What is the difference between sound and light waves and why does one require a medium
Light/electromagnetic radiation is a form of energy of its own. Once "created", it can exist on its own until it is converted into another form of energy, e.g. when the wave is absorbed in matter. A sound wave on the other hand is a periodic motion of matter (air when you speak, water molecules when you think of the noise from ships' propellers, iron if you think of the vibrations you create by hitting an anvil with an hammer). If there were no molecules, an initial vibration would not move anything... and therefore there wouldn't be a sound wave.
Sound is a periodic density modulation of matter. Therefore it needs the matter to exist and the matter is the medium that the wave traverses. Light is a form of energy that can exist on its own. Therefore it does not need a medium to exist.
Why can electromagnetic waves travel in a medium
The answer is complicated, since electromagnetic waves cannot "just travel in any medium". You can test this by yourself: On a bright, sunny day, place your hand before your eyes and turn your face right towards the sun. Can you see through your hand? No, you can't. Therefore, the light from the sun does not travel through your hand.
Light as an electromagnetic wave can be affected by electromagnetic "objects" - and those exist plenty in any form of matter, because molecules and atoms are made up from electric charges. Those electric charges can be combined in many different ways. Some of them allow the light to pass through, some of them don't. To put things in very simple (but hopefully better understandable) terms: Typically light bounces off of molecules and around in the matter. Due to this bouncing, the light is slowed down, i.e. the velocity of light is lower in matter than in vacuum. Another thing that happens often is that light just has the right frequency and all its energy is gone after it hits an appropriate molecule. The energy is then converted into vibration and rotation of the molecule - and the light itself is gone and can therefore not pass the matter any longer. This is what happens in the little experiment proposed at the beginning of this section. If you happen to have a matter where light can just go through, then you could think of the molecules as receiving antennas which are not tuned to the correct frequency. The light wave does not "see" those antennas and just passes between them (and there is lots of space between molecules).
So, light can travel in matter only, if the matter physically allows for that. Typically, it doesn't. Light can be absorbed, reflected, or transmitted. It depends on the kind of light (i.e. frequency of the electromagnetic radiation) and the kind of matter that it interacts with.

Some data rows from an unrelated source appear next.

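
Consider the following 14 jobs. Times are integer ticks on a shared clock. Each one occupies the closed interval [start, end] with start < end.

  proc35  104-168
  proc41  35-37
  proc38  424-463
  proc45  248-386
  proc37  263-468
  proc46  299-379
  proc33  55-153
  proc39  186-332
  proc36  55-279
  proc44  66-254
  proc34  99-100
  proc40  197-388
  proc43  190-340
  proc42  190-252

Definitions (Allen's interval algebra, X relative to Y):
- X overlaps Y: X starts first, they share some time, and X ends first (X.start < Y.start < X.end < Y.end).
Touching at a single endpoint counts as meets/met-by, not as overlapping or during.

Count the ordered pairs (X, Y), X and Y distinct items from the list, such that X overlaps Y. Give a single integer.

24

Checking all 182 ordered pairs for relation 'overlaps'; matching pairs in alphabetical order:
(proc33, proc35): proc33 overlaps proc35 ✓
(proc33, proc44): proc33 overlaps proc44 ✓
(proc36, proc37): proc36 overlaps proc37 ✓
(proc36, proc39): proc36 overlaps proc39 ✓
(proc36, proc40): proc36 overlaps proc40 ✓
(proc36, proc43): proc36 overlaps proc43 ✓
(proc36, proc45): proc36 overlaps proc45 ✓
(proc39, proc37): proc39 overlaps proc37 ✓
(proc39, proc40): proc39 overlaps proc40 ✓
(proc39, proc43): proc39 overlaps proc43 ✓
(proc39, proc45): proc39 overlaps proc45 ✓
(proc39, proc46): proc39 overlaps proc46 ✓
(proc40, proc37): proc40 overlaps proc37 ✓
(proc42, proc40): proc42 overlaps proc40 ✓
(proc42, proc45): proc42 overlaps proc45 ✓
(proc43, proc37): proc43 overlaps proc37 ✓
(proc43, proc40): proc43 overlaps proc40 ✓
(proc43, proc45): proc43 overlaps proc45 ✓
(proc43, proc46): proc43 overlaps proc46 ✓
(proc44, proc39): proc44 overlaps proc39 ✓
(proc44, proc40): proc44 overlaps proc40 ✓
(proc44, proc43): proc44 overlaps proc43 ✓
(proc44, proc45): proc44 overlaps proc45 ✓
(proc45, proc37): proc45 overlaps proc37 ✓
Count: 24.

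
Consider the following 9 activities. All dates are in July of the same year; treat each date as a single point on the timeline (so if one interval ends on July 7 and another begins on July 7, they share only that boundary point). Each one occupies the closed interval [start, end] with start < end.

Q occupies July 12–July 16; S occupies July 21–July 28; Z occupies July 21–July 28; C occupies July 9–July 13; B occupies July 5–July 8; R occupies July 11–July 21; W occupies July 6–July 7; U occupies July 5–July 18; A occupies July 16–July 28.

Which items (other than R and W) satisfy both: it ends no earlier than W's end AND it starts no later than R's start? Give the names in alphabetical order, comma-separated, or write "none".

Conditions: its end is no earlier than W's end (X.end >= July 7) AND its start is no later than R's start (X.start <= July 11).
A: end July 28 >= July 7? ✓; start July 16 <= July 11? ✗ → no.
B: end July 8 >= July 7? ✓; start July 5 <= July 11? ✓ → yes.
C: end July 13 >= July 7? ✓; start July 9 <= July 11? ✓ → yes.
Q: end July 16 >= July 7? ✓; start July 12 <= July 11? ✗ → no.
S: end July 28 >= July 7? ✓; start July 21 <= July 11? ✗ → no.
U: end July 18 >= July 7? ✓; start July 5 <= July 11? ✓ → yes.
Z: end July 28 >= July 7? ✓; start July 21 <= July 11? ✗ → no.
Result: B, C, U.

B, C, U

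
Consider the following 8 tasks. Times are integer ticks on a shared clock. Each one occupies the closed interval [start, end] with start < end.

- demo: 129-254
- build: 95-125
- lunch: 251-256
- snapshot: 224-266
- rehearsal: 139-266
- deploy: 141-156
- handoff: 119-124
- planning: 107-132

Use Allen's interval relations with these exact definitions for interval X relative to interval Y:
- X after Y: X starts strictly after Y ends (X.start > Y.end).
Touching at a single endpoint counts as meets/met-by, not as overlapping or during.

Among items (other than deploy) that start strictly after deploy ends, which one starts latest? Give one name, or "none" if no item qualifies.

lunch

Target deploy = [141, 156].
build [95, 125] → before → excluded.
demo [129, 254] → contains → excluded.
handoff [119, 124] → before → excluded.
lunch [251, 256] → after → candidate.
planning [107, 132] → before → excluded.
rehearsal [139, 266] → contains → excluded.
snapshot [224, 266] → after → candidate.
Among candidates, latest start is 251 → lunch.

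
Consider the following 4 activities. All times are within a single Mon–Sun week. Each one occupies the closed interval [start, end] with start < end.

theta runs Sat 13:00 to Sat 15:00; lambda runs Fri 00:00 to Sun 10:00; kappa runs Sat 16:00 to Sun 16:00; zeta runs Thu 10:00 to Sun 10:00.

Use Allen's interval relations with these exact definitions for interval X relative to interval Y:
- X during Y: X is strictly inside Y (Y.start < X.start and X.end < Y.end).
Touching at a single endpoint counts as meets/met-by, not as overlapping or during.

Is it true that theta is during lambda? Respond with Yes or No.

Yes

theta = [Sat 13:00, Sat 15:00], lambda = [Fri 00:00, Sun 10:00].
Actual relation of theta to lambda: during.
Asked whether 'during' holds → Yes.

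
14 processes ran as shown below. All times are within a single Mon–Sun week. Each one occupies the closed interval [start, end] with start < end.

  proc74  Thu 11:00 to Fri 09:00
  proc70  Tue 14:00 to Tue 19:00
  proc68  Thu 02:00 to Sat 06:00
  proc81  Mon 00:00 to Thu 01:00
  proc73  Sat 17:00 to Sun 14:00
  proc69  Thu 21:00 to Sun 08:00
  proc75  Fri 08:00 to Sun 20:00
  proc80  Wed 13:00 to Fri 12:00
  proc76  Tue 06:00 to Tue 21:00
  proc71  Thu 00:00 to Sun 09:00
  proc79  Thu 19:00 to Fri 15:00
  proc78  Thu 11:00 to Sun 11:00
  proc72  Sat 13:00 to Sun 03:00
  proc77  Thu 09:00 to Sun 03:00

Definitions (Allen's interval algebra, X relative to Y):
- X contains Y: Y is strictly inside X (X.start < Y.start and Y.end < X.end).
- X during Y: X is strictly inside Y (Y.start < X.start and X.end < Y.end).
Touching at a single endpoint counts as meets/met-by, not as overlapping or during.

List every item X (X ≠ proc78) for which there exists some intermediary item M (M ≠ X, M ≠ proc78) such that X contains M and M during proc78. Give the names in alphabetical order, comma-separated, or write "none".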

Are all electromagnetic waves quantized?
Yes. They are. Also heat radiation. Heat is a critical topic, since the kind of heat that we humans can feel is "incoherent motion of molecules", which can be mediated by matter and radiation. The latter one is the one you were asking for.
Yes, they are.
Can waves of each type have the same wavelengths?
Yes, this is entirely possible, but some physical limits must be respected. I.e. it does not make sense to have a sound wave that has a shorter wavelengths than the size of the molecules that it its medium is made of. Sure, there are other limiting factors in the sound wave example that have to do with inertia of molecules, viscosity, etc... But let's say you have a sound wave with 440 Hz... It is no problem to have an electromagnetic wave with this frequency. You just won't see or feel it, because of its low frequency, that is well below anything we humans can perceive.
Yes, it is possible, but don't mix up the effects - you would not start to hear such a light wave, nor would you start to see the sound wave.